What happens as we expand our dictionary? When does it request more memory? Let’s take a look:
>>> d = {}
>>> for one_letter in 'abcdefghijklmnopqrstuvwxyz':
d[one_letter] = one_letter
print(f'{len(d)}, sys.getsizeof(d) = {sys.getsizeof(d)}')
1, sys.getsizeof(d) = 240
2, sys.getsizeof(d) = 240
3, sys.getsizeof(d) = 240
4, sys.getsizeof(d) = 240
5, sys.getsizeof(d) = 240
6, sys.getsizeof(d) = 368
7, sys.getsizeof(d) = 368
8, sys.getsizeof(d) = 368
9, sys.getsizeof(d) = 368
10, sys.getsizeof(d) = 368
11, sys.getsizeof(d) = 648
12, sys.getsizeof(d) = 648
13, sys.getsizeof(d) = 648
14, sys.getsizeof(d) = 648
15, sys.getsizeof(d) = 648
16, sys.getsizeof(d) = 648
17, sys.getsizeof(d) = 648
18, sys.getsizeof(d) = 648
19, sys.getsizeof(d) = 648
20, sys.getsizeof(d) = 648
21, sys.getsizeof(d) = 648
22, sys.getsizeof(d) = 1184
23, sys.getsizeof(d) = 1184
24, sys.getsizeof(d) = 1184
25, sys.getsizeof(d) = 1184
26, sys.getsizeof(d) = 1184
As you can see, the dictionary adds more key-value pairs, it needs more memory. But it doesn’t grow with each addition; each time it needs more space, it allocates more than it needs, so that the allocations can be relative rare.

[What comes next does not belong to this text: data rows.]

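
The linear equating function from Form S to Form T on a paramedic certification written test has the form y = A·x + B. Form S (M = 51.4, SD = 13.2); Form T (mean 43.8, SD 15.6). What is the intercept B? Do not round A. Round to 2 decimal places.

A = SD_Y / SD_X = 15.6 / 13.2 = 1.181818
B = M_Y − A·M_X = 43.8 − 1.181818 × 51.4 = -16.95

-16.95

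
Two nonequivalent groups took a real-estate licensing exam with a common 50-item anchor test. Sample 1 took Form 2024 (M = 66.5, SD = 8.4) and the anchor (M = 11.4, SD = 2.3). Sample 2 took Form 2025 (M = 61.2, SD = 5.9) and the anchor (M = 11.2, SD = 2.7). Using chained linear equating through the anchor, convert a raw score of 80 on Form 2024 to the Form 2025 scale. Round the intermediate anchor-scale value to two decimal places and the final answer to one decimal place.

69.7

Form 2024 → anchor (Sample 1): v = (2.3/8.4)(80 − 66.5) + 11.4 = 15.10
anchor → Form 2025 (Sample 2): y = (5.9/2.7)(15.10 − 11.2) + 61.2 = 69.7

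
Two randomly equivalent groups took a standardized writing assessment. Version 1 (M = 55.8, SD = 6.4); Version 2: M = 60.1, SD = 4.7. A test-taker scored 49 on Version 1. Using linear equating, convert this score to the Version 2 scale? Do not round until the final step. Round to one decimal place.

Linear equating: y = (SD_Y/SD_X)(x − M_X) + M_Y
y = (4.7/6.4)(49 − 55.8) + 60.1
y = 0.734375 × -6.8 + 60.1 = -4.9937 + 60.1 = 55.1

55.1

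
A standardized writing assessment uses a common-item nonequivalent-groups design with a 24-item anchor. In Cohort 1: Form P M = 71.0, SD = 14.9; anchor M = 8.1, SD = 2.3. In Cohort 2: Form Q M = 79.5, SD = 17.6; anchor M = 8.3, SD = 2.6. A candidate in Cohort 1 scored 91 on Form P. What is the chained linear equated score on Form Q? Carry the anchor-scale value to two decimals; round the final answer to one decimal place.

99.1

Form P → anchor (Cohort 1): v = (2.3/14.9)(91 − 71.0) + 8.1 = 11.19
anchor → Form Q (Cohort 2): y = (17.6/2.6)(11.19 − 8.3) + 79.5 = 99.1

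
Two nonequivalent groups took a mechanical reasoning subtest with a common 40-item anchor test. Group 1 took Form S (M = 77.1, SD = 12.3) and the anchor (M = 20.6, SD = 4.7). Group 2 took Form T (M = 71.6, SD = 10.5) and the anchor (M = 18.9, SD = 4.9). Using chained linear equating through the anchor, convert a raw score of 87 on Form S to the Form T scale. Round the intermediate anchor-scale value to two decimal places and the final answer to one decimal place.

Form S → anchor (Group 1): v = (4.7/12.3)(87 − 77.1) + 20.6 = 24.38
anchor → Form T (Group 2): y = (10.5/4.9)(24.38 − 18.9) + 71.6 = 83.3

83.3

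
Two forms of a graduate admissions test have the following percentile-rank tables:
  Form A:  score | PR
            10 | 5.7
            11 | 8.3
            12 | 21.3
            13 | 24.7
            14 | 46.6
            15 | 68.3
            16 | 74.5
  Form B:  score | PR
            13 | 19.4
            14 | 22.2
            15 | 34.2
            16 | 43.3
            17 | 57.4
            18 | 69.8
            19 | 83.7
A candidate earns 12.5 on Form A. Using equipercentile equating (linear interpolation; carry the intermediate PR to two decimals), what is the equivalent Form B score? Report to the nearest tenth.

14.1

PR of 12.5 on Form A: 21.3 + (12.5 − 12)/(13 − 12) × (24.7 − 21.3) = 23.00
On Form B, PR 23.00 falls between score 14 (PR 22.2) and 15 (PR 34.2).
Interpolate: 14 + (23.00 − 22.2)/(34.2 − 22.2) × (15 − 14) = 14.1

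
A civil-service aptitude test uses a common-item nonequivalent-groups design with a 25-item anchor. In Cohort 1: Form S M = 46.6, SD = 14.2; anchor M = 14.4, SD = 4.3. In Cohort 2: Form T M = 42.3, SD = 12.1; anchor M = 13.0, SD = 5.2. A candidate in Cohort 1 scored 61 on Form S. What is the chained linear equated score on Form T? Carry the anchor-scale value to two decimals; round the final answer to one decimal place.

55.7

Form S → anchor (Cohort 1): v = (4.3/14.2)(61 − 46.6) + 14.4 = 18.76
anchor → Form T (Cohort 2): y = (12.1/5.2)(18.76 − 13.0) + 42.3 = 55.7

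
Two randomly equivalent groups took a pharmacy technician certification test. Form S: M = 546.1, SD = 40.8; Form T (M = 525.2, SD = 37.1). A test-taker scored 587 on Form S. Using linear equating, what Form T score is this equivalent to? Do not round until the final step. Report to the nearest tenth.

Linear equating: y = (SD_Y/SD_X)(x − M_X) + M_Y
y = (37.1/40.8)(587 − 546.1) + 525.2
y = 0.909314 × 40.9 + 525.2 = 37.1909 + 525.2 = 562.4

562.4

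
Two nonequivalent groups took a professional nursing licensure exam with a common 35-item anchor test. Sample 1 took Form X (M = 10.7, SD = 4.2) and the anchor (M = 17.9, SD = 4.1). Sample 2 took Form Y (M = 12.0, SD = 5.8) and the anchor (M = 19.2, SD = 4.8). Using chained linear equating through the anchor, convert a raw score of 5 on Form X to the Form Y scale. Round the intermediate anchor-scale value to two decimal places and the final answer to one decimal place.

3.7

Form X → anchor (Sample 1): v = (4.1/4.2)(5 − 10.7) + 17.9 = 12.34
anchor → Form Y (Sample 2): y = (5.8/4.8)(12.34 − 19.2) + 12.0 = 3.7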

What happens if we remove items from our dictionary? Will it return memory to the system? Let’s find out:
>>> for key in list(d.keys()):
d.pop(key)
>>> len(d)
0
Notice that in the above code, I didn’t iterate over “d” or “d.keys”. Doing so would have led to an error, because changing a dictionary while iterating over it is a problem. I thus created a list based on the keys, and iterated over that.
You can also see that after removing these name-value pairs from my dict, it is indeed empty. And its memory usage?
>>> sys.getsizeof(d)
1184
In other words: Even though we’ve removed items from our dict, it hasn’t released the memory that it previously allocated. Of course, given how rarely I find myself removing items from dicts in actual Python code, I’m not hugely surprised that this happens. After all, why return memory to the system if you’re unlikely to need to do that? But it means that if you do allocate tons of memory to a dict, then you’re unlikely to get it back until the program ends, even if you remove items.
But wait: What if I remove everything from the dict? There’s a method, “dict.clear“, that does this. I don’t use it very often, but it might at least provide us with some useful data:
>>> d.clear()
>>> len(d)
0
>>> sys.getsizeof(d)
72
Wait a second here: After running “dict.clear”, our dict size is indeed 0. Which is what it was before. But we’re somehow using less memory than we even did at the start, when we created an empty dict! How can that be?
It would seem that when you run “dict.clear”, it removes not only all of the key-value pairs, but also that initial allocation of memory that is done for new, empty dictionaries. Meaning that we now have an “emptier than new” dictionary, taking up a paltry 72 bytes in our system.
If we add a new key-value pair to our dict, then if my theory is right, we should get back to the original size of 240 bytes:
>>> d['a'] = 1
>>> len(d)
0
>>> sys.getsizeof(d)
240
Sure enough, adding that one key-value pair to “d” forced the dictionary to allocate the same amount of memory it had before, back when we first created it.
nice post! i didn’t know dict.clear() is really useful
Really good post! I haven’t seen anyone use dict.clear()..good !
I love this post, detailed and well written post for the dict size underhood!!!kudos
Thank you very much for the explanation. I just started noting the size of a dict object that I was using and was puzzled by what sys.getsizeof was returning. You post clearly explains what was going on!
There are alternatives to dictionaries. Tuples and objects can save a lot of memory, see https://strangemachines.io/articles/performant-python
Oh, there are definitely alternatives to dictionaries! And I know that many people use (and love) named tuples precisely because they use so much less memory. That said, I was curious to know just how the memory works for dicts. But your point is a good one.
Although I agree that tuples and objects can save memory, there are things I would expect dictionaries to do faster (in particular, inserts and lookups), and thus dictionaries cannot be replaced altogether.
Sometimes we have to trade memory use for execution speed! (And vice versa).